石川則男社長 オーエスジーの連結売上高を顧客産業別に見ると、自動車産業が50%超、航空機産業が順調に伸長しており10%超、さらに金型産業、精密部品等だ。

 自動車は、燃費偽装問題以降、世界でハイブリッド・プラグインハイブリッドが急増すると見られる。一方、電気自動車は2020年で2%程度(野村証券の資料より)。

 今後、燃費改善技術はさらに進化していくだろう。直噴エンジンノズルの進化、エンジン小型化に伴うトランスミッションの多段化、軽量化に向けたターボチャージャー・カーボンファイバーの採用などが挙げられるが、当社はこれらの加工に注力していく。

 航空機産業では、CFRPやチタン合金など構造部品の軽量化、エンジン部品の耐高圧・高精度化など高度化に向けて、さらに加工が難しい材料に変わっていくだろう。

 加工方法の変化もある。
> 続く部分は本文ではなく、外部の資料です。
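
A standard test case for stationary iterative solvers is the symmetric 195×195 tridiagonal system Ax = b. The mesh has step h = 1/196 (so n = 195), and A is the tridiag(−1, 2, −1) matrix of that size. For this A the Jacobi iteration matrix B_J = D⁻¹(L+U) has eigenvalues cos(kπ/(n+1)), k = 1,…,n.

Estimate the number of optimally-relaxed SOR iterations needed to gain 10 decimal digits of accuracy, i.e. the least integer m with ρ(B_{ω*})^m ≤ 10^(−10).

n=195: λ(B_J) = 1 − λ(A)/2 = cos(kπ/196); k=1 gives ρ_J = 0.9998715.
root = sin(π/196) = 0.0160278  (since 1−cos² = sin²).
Then 2/(1+√(1−ρ_J²)) = 2/(1+0.0160278); ω* = 2/1.0160278 = 1.9684501.
ρ_SOR = ω* − 1 = 1.9684501 − 1 = 0.9684501.
(0.9684501)^m ≤ 10^{−10}  ⇒  m·ln(0.9684501) ≤ −10·ln10  ⇒  m ≥ 718.251  ⇒  m = 719

m = 719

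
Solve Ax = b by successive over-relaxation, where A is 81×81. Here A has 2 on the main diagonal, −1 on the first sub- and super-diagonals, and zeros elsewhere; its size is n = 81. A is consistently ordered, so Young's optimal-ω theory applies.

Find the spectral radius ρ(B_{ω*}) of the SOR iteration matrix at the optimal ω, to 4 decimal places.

[ρ_J] n=81: ρ(B_J) = cos(π/(n+1)) = cos(π/82) = 0.9993.
1 − cos²(π/82) = sin²(π/82) ⇒ √(1−ρ_J²) = sin(π/82) = 0.03830.
Then 2/(1+√(1−ρ_J²)) = 2/(1+0.03830); ω* = 2/1.03830 = 1.9262.
and ρ(B_{ω*}) = 1.9262 − 1 = 0.9262.

ρ_SOR = 0.9262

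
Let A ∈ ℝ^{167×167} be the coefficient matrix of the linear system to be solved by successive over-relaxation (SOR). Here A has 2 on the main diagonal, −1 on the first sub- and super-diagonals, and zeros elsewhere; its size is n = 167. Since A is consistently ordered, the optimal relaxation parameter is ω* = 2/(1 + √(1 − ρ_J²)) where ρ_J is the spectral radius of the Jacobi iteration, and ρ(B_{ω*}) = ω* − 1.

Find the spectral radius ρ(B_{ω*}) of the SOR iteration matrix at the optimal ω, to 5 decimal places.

ρ_SOR = 0.96329

½·tridiag(1,0,1) at n=167: λ_k = cos(kπ/168); max |λ| at k=1 ⇒ ρ_J = cos(π/168) ≈ 0.99983.
√(1 − cos²(π/168)) = sin(π/168) ≈ 0.018699.
So ω* = 2/1.018699 = 1.96329 (Young).
ρ(B_{ω*}) = ω*−1 = 0.96329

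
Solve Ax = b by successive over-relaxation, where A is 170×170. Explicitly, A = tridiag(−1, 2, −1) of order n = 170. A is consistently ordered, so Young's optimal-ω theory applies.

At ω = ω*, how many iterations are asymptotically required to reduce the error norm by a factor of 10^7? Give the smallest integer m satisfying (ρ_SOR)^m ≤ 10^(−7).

ρ_J = max_k |cos(kπ/171)| = cos(π/171) = 0.9998312
√(1 − cos²(π/171)) = sin(π/171) ≈ 0.0183709.
So ω* = 2/1.0183709 = 1.9639210 (Young).
At ω = 1.9639210 every |λ(B_ω)| = ω−1, so ρ_SOR = 0.9639210.
ρ_SOR^m ≤ 10^(−7) ⇔ m ≥ 7·ln10/(−ln 0.9639210) = 16.1181/0.0367459 = 438.637; m = ⌈438.637⌉ = 439.

m = 439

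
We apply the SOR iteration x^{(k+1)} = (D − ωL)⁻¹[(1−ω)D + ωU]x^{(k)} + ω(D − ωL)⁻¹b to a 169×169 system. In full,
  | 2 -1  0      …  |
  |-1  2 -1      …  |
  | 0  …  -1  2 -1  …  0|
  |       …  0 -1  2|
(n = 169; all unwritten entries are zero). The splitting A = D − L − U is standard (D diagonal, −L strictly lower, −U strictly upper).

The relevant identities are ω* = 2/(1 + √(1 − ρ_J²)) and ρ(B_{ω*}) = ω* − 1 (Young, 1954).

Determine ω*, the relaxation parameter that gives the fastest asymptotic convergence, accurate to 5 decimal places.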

鍛造・鋳造・3Dプリンタの進化により、切りくずを出さない加工(ニヤネットシェイプ)が、従来の粗加工に代わり、切削工具は仕上げに特化されていくだろう。仕上げにはソリッド工具が使われるが、そこにはコーティングが重要。当社は世界12か国にコーティングセンターを展開しているが、さらに強化していく。

 世界の切削工具の市場規模は約2.5兆円で、年率2~3%成長していると見ている。またジョブコーティングの市場は世界で約2千億円(内、切削工具が70%程度)で、年率10%程度成長するだろう。つまり、ソリッド工具、コーティング、燃費改善に向けた自動車、航空機などに注力すれば、切削工具はまだまだ成長市場だと考える。